4 de maio de 2015

Os despojos do dia

Neste dia que se imagina doce e materno, neste dia que se idealiza com pequeno almoço na cama depois de abraços pequeninos, beijos melados de filho, com prendas feitas à mão... acabou comigo ... chamemos-lhe eufórica.

O filhote tinha uma festa de aniversário durante a tarde, e nós fizemos aquela pergunta que se faz quando se está sem filhos durante umas horas: "o que podemos fazer que seria impossível na companhia do filhote?" Depois de algumas ideias concordámos numa. A prova de vinhos no Palácio Marquês de Pombal. 

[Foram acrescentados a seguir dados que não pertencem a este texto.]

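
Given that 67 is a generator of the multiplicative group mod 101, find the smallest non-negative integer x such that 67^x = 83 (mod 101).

Baby-step giant-step with m = ceil(sqrt(100)) = 10.
Baby table (67^j mod 101 for j=0..9):
  0:1  1:67  2:45  3:86  4:5  5:32  6:23  7:26
  8:25  9:59
Giant step factor: 67^(-10) ≡ 65 (mod 101).
Scan 83·65^i mod 101 for i = 0, 1, …:
  i=0: 83   i=1: 42   i=2: 3   i=3: 94
  i=4: 50   i=5: 18   i=6: 59
Match at i=6, j=9: x = 6·10 + 9 = 69.

69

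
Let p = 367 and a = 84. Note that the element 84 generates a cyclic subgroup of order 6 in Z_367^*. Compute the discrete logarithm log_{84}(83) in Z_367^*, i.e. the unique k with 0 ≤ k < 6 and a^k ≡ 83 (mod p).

2

Successive powers of 84 modulo 367:
  84^0=1  84^1=84  84^2=83
So 84^2 ≡ 83 (mod 367), giving k = 2.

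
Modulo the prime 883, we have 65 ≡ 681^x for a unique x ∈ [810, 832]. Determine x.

821

Compute 681^810 mod 883 = 776, then multiply by 681 repeatedly:
  681^810=776  681^811=422  681^812=407  681^813=788  681^814=647
  681^815=873  681^816=254  681^817=789  681^818=445  681^819=176
  681^820=651  681^821=65
Found 65 at exponent 821.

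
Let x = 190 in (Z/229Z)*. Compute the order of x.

The order of 190 must divide p − 1 = 228 = 2^2 · 3 · 19.
Divisors: 1, 2, 3, 4, 6, 12, 19, 38, 57, 76, 114, 228.
Check each in increasing order: 190^1 ≡ 190;  190^2 ≡ 147;  190^3 ≡ 221;  190^4 ≡ 83;  190^6 ≡ 64;  190^12 ≡ 203;  190^19 ≡ 89;  190^38 ≡ 135;  190^57 ≡ 107;  190^76 ≡ 134;  190^114 ≡ 228;  190^228 ≡ 1.
Smallest exponent giving 1 is 228.

228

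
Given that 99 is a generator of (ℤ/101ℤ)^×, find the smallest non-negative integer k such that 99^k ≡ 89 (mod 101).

Baby-step giant-step with m = ceil(sqrt(100)) = 10.
Baby table (99^j mod 101 for j=0..9):
  0:1  1:99  2:4  3:93  4:16  5:69  6:64  7:74
  8:54  9:94
Giant step factor: 99^(-10) ≡ 65 (mod 101).
Scan 89·65^i mod 101 for i = 0, 1, …:
  i=0: 89   i=1: 28   i=2: 2   i=3: 29
  i=4: 67   i=5: 12   i=6: 73   i=7: 99
Match at i=7, j=1: k = 7·10 + 1 = 71.

71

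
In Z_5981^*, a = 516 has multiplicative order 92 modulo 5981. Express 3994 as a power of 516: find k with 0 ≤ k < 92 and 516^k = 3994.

Baby-step giant-step with m = ceil(sqrt(92)) = 10.
Baby table (516^j mod 5981 for j=0..9):
  0:1  1:516  2:3092  3:4526  4:2826  5:4833  6:5732  7:3098
  8:1641  9:3435
Giant step factor: 516^(-10) ≡ 3774 (mod 5981).
Scan 3994·3774^i mod 5981 for i = 0, 1, …:
  i=0: 3994   i=1: 1236   i=2: 5465   i=3: 2422
  i=4: 1660   i=5: 2733   i=6: 3098
Match at i=6, j=7: k = 6·10 + 7 = 67.

67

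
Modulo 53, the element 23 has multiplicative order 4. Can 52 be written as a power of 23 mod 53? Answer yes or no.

yes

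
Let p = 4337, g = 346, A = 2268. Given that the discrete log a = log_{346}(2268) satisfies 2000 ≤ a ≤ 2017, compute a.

2008

Compute 346^2000 mod 4337 = 1561, then multiply by 346 repeatedly:
  346^2000=1561  346^2001=2318  346^2002=4020  346^2003=3080  346^2004=3115
  346^2005=2214  346^2006=2732  346^2007=4143  346^2008=2268
Found 2268 at exponent 2008.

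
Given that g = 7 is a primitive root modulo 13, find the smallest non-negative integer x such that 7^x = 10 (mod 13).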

Não sei se já o confessei aqui, mas sou menina que gosta de um bom tinto (e branco, e rosé...).
Quase não aprecio álcool. Não consigo beber cerveja, fujo de quase todas as bebidas brancas, mas de vinho gosto. 
Não sou entendida, mas na minha opinião, um bom vinho (tal como uma boa companhia) pode transformar uma boa refeição numa refeição excepcional.
Em suma, deixei a cria na festa (shame on me) e fui ligeirinha provar o máximo de vinho que consegui. 
Esta era uma experiência que estava na minha lista há já alguns anos, e como tantas outras foi adiada, por isto e por aquilo. 
Podia dizer que já a posso riscar da lista, mas a verdade é que não vou riscar, vou mante-la na coluna que diz  a repetir.
Sei que este é um ritual com alguma ciência, mas para pessoas com eu, que simplesmente gostam de vinho, uma prova só tem dois resultados, gosto ou não gosto. Não há cá conversas elaboradas sobre bouquet ou complexidade, quando muito sai um comentário do género "este não me deixa a boca encortiçada" Ou "este é tão suave que bebia a garrafa inteira" ... 
Para mim esta prova não foi mais que uma boa desculpa para descobrir vinho, falar de vinho, beber vinho, e levar para casa algumas garrafas comprovadamente do meu agrado. Nos intervalos comi uns petiscos, para que o estrago não fosse tão grande e conseguisse aparentar durante mais tempo um aspecto sóbrio. Sim, sou rapariga de pouco arcaboiço e pouco habituada a beber, pelo que bastam dois copos para me deixar a pisar nuvens.

Escolhi para petiscar o cantinho do  B'entrevinhos que já conhecia, e não me arrependi, as bochechas com compota de frutos vermelhos estavam de comer e chorar por mais, e combinavam com os tintos que andava a beber.
Mais uma vez parabéns ao Bernardo.
Lamento não ter dado mais atenção ao Palácio, que me pareceu digno de uma visita por si só, mas o tempo era curto. Ao fim das duas horas que passaram a voar, era altura de ir recolher a cria na festa. 
Ainda me senti brevemente incomodada com uma questão que me veio cabeça, "será que consigo disfarçar que estou com os copos?" mas foi incómodo breve, porque a resposta quase imediata que se seguiu foi "ele está bem, quase não bebeu, e eu assim descontraída, sou muito mais simpática". O espírito certo, portanto.

Foi uma tarde pouco maternal, mas que cumpriu as expectativas de todos.
O filhote estava feliz, eu estava alegre, e ele muito contente com as aquisições (bastante em conta) do dia.